Sul terzo numero del blog CasaMatta appare un mio articolo che prosegue la serie di interventi in cui cerco di istituire relazioni fra tecnologia e letteratura. Questa volta si parla di campionamento.
Teorema del campionamento: applicazioni letterarie
Dico nell’articolo :
“Nel caso in cui il lettore abbia resistito fino a questo punto e la sua emicrania sia ancora sostenibile, perché mai si parla allora di applicazioni letterarie? Che c’entrano Shannon e Nyquist con Shakespeare o con Céline? È un luogo comune che la letteratura sia una rappresentazione della realtà, della vita se preferite. Prendiamolo pure per buono e facciamo un passo oltre. La realtà con cui ci confrontiamo con l’esperienza quotidiana è – abbiamo detto – analogica; per cui la letteratura che la rappresenta, essendo impossibilitata in via pratica a esserne una fedele replica, ne è in qualche modo una conversione da analogico in digitale o, se preferite, un campionamento.
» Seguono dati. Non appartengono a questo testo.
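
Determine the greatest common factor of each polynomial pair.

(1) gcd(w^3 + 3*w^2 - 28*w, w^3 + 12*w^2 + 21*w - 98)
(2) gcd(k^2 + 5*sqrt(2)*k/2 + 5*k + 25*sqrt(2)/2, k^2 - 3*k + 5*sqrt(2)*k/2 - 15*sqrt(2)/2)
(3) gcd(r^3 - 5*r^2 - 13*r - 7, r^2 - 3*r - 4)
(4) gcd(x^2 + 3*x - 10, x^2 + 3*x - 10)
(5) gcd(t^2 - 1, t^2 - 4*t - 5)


(1) = w + 7
(2) = gcd((k + 5)*(k + 5*sqrt(2)/2), (k - 3)*(k + 5*sqrt(2)/2)) = k + 5*sqrt(2)/2
(3) = gcd((r - 7)*(r + 1)^2, (r - 4)*(r + 1)) = r + 1
(4) = x^2 + 3*x - 10
(5) = gcd((t - 1)*(t + 1), (t - 5)*(t + 1)) = t + 1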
Diverso sarà il risultato della rappresentazione in funzione del campionamento effettuato.
Nel caso in cui venga fatto un campionamento fitto (a frequenza elevata dunque) otterremo numerosi dettagli della realtà, una sua rappresentazione il più possibile ampia e fedele, in accordo all’idea classica di arte come mimesi della natura: una tale forma di campionamento ci fa pensare immediatamente a un trattato storico, un romanzo tradizionale, magari con un narratore onnisciente, o un poema epico-cavalleresco o un romanzo moderno in cui può avvenire una selezione dei fatti narrati, ma dove questi seguono una razionalità e un ordine molto definiti.
[..]
Se pensiamo allo Zanzotto di “Galateo in bosco” (Mondadori, 1978), al “Sonetto di sterpi e limiti”:
Sguiscio gentil che fra mezzo erbe serpi,
difficil guizzo che enigma orienta
che nulla enigma orienta, e pur spaventa
il cor che in serpi vede, mutar sterpi;
nausea, che da una debil quiete scerpi
me nel vacuo onde ogni erba qui s’imprenta,
però che in vie e vie di serpi annienta
luci ed arbusti, in sfrigolio di serpi; […]
il campionamento pare a prima vista incongruo, la direzione intrapresa imprecisa, aperta ogni chiave di lettura; forse il titolo dà qualche indizio (ma sarà autentico?). Il segnale digitalizzato è difficilmente espressione univoca di un segnale analogico all’origine; tutta la realtà viene accolta, ricombinata, interpolata per creare un segnale nuovo che non è più né analogico, né digitale: è zanzottiano e del lettore zanzottiano, semplicemente. Crolla la presunzione della ricostruibilità.
Siamo ancora certi che la digitalizzazione, da sola, sia la risposta? O non è sempre l’uomo il fine, la ragione ultima, causa della sua stessa indecifrabilità?